本文详细解析了UVA11624迷宫逃生问题的算法解决方案,通过两次广度优先搜索(BFS)分别计算火势蔓延时间和Joe逃生路径,最终确定Joe是否能安全逃离迷宫及所需时间。
UVA 11624(两次bfs)
Joe works in a maze. Unfortunately, portions of the maze have caught on fire, and the owner of the maze neglected to create a fire escape plan. Help Joe escape the maze.
Given Joe’s location in the maze and which squares of the maze are on fire, you must determine whether Joe can exit the maze before the fire reaches him, and how fast he can do it.
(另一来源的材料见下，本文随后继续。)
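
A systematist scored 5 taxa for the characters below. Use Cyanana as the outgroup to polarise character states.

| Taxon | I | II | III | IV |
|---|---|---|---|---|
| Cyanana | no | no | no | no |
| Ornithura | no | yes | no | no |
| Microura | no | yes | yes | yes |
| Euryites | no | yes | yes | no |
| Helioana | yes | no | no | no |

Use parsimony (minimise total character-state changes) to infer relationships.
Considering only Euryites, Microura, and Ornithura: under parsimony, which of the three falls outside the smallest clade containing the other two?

The outgroup has state 'no' for every character, so 'yes' is the derived state throughout.
I: derived state 'yes' in Helioana only — an autapomorphy, so it tells us nothing about relationships among taxa.
II (derived state 'yes') is shared by Euryites, Microura, and Ornithura — a synapomorphy uniting that clade.
III: derived state 'yes' in Euryites and Microura only — synapomorphy for {Euryites, Microura}.
IV: derived state 'yes' in Microura only — an autapomorphy, so it tells us nothing about relationships among taxa.
Most parsimonious ingroup topology: ((Ornithura,(Microura,Euryites)),Helioana).
Euryites and Microura share a more recent common ancestor with each other than either does with Ornithura, so Ornithura is the least closely related of the three.

Ornithura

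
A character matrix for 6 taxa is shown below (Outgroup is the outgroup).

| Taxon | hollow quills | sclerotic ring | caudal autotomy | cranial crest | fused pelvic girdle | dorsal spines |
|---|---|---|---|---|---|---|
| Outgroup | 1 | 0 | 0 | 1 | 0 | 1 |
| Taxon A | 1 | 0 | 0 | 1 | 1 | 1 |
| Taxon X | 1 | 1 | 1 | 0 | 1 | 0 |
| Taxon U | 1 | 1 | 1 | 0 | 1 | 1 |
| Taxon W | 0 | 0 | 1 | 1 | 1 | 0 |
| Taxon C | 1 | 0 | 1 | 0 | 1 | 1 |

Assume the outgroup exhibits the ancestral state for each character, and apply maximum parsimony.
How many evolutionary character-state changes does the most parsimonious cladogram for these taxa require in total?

Character polarity is set by the outgroup: the derived state is whichever differs from the outgroup's state, so for hollow quills, cranial crest, dorsal spines the derived state is '0', and for the remaining characters it is '1'.
hollow quills (derived state '0') is unique to Taxon W (autapomorphy; uninformative for grouping).
Only Taxon U and Taxon X show the derived state '1' for sclerotic ring, supporting them as a clade.
caudal autotomy (derived state '1') is shared by Taxon C, Taxon U, Taxon W, and Taxon X — a synapomorphy uniting that clade.
cranial crest: derived state '0' in Taxon C, Taxon U, and Taxon X only — synapomorphy for {Taxon C, Taxon U, Taxon X}.
fused pelvic girdle (derived state '1') is shared by all ingroup taxa — unites the whole ingroup.
dorsal spines groups Taxon W and Taxon X, which is incompatible with the clades supported by the remaining characters; treating it as convergent (homoplasy) costs fewer steps than any alternative tree.
Most parsimonious ingroup topology: (Taxon A,(Taxon W,(Taxon C,(Taxon X,Taxon U)))).
Changes per character on this tree: hollow quills: 1; sclerotic ring: 1; caudal autotomy: 1; cranial crest: 1; fused pelvic girdle: 1; dorsal spines: 2.
Total = 7.

7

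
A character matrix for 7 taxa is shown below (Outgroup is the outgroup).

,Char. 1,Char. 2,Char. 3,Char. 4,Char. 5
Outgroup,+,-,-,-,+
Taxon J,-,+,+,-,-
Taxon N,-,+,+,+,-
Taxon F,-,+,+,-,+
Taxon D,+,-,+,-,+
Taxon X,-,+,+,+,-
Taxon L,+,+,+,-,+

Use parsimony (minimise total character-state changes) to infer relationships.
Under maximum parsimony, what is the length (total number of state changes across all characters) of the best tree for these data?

5

Character polarity is set by the outgroup: the derived state is whichever differs from the outgroup's state, so for Char. 1, Char. 5 the derived state is '-', and for the remaining characters it is '+'.
Char. 1 (derived state '-') is shared by Taxon F, Taxon J, Taxon N, and Taxon X — a synapomorphy uniting that clade.
Char. 2 (derived state '+') is shared by Taxon F, Taxon J, Taxon L, Taxon N, and Taxon X — a synapomorphy uniting that clade.
Char. 3 (derived state '+') is shared by all ingroup taxa — unites the whole ingroup.
Char. 4: derived state '+' in Taxon N and Taxon X only — synapomorphy for {Taxon N, Taxon X}.
Char. 5 (derived state '-') is shared by Taxon J, Taxon N, and Taxon X — a synapomorphy uniting that clade.
Most parsimonious ingroup topology: ((((Taxon J,(Taxon N,Taxon X)),Taxon F),Taxon L),Taxon D).
Changes per character on this tree: Char. 1: 1; Char. 2: 1; Char. 3: 1; Char. 4: 1; Char. 5: 1.
Total = 5.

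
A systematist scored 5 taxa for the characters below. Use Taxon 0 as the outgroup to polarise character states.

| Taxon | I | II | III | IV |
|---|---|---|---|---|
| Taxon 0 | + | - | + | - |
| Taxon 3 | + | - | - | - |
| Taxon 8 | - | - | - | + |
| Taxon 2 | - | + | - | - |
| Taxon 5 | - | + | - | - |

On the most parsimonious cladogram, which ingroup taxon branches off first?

Character polarity is set by the outgroup: the derived state is whichever differs from the outgroup's state, so for I, III the derived state is '-', and for the remaining characters it is '+'.
Only Taxon 2, Taxon 5, and Taxon 8 show the derived state '-' for I, supporting them as a clade.
II (derived state '+') is shared by Taxon 2 and Taxon 5 — a synapomorphy uniting that clade.
All ingroup taxa share the derived state '-' for III; it defines the ingroup but does not resolve relationships within it.
IV: derived state '+' in Taxon 8 only — an autapomorphy, so it tells us nothing about relationships among taxa.
Most parsimonious ingroup topology: (Taxon 3,(Taxon 8,(Taxon 2,Taxon 5))).
Taxon 3 is sister to the clade containing all other ingroup taxa, so it is the earliest-diverging (most basal) ingroup lineage.

Taxon 3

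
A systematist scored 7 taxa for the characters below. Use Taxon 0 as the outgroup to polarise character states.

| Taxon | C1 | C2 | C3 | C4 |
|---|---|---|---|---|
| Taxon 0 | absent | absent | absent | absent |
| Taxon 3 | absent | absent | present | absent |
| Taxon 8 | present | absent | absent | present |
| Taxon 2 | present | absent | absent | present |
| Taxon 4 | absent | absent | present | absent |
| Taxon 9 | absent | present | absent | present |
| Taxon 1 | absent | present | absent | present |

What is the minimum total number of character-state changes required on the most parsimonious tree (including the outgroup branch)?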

Joe and the fire each move one square per minute, vertically or horizontally (not diagonally). The fire spreads all four directions from each square that is on fire. Joe may exit the maze from any
square that borders the edge of the maze. Neither Joe nor the fire may enter a square that is occupied by a wall.
Input
The first line of input contains a single integer, the number of test cases to follow. The first line of each test case contains the two integers R and C, separated by spaces, with 1 ≤ R, C ≤ 1000. The following R lines of the test case each contain one row of the maze. Each of these lines contains exactly C characters, and each of these characters is one of:
• #, a wall
• ., a passable square
• J, Joe’s initial position in the maze, which is a passable square
• F, a square that is on fire
There will be exactly one J in each test case.
Output
For each test case, output a single line containing ‘IMPOSSIBLE’ if Joe cannot exit the maze before the
fire reaches him, or an integer giving the earliest time Joe can safely exit the maze, in minutes.
Sample Input
2
4 4
####
#JF#
#..#
#..#
3 3
###
#J.
#.FSample Output
3
IMPOSSIBLE题意:有多个起火点,每个起火点可以往他四周烧,Joe在起火区域内,问Joe能不能从火场逃生。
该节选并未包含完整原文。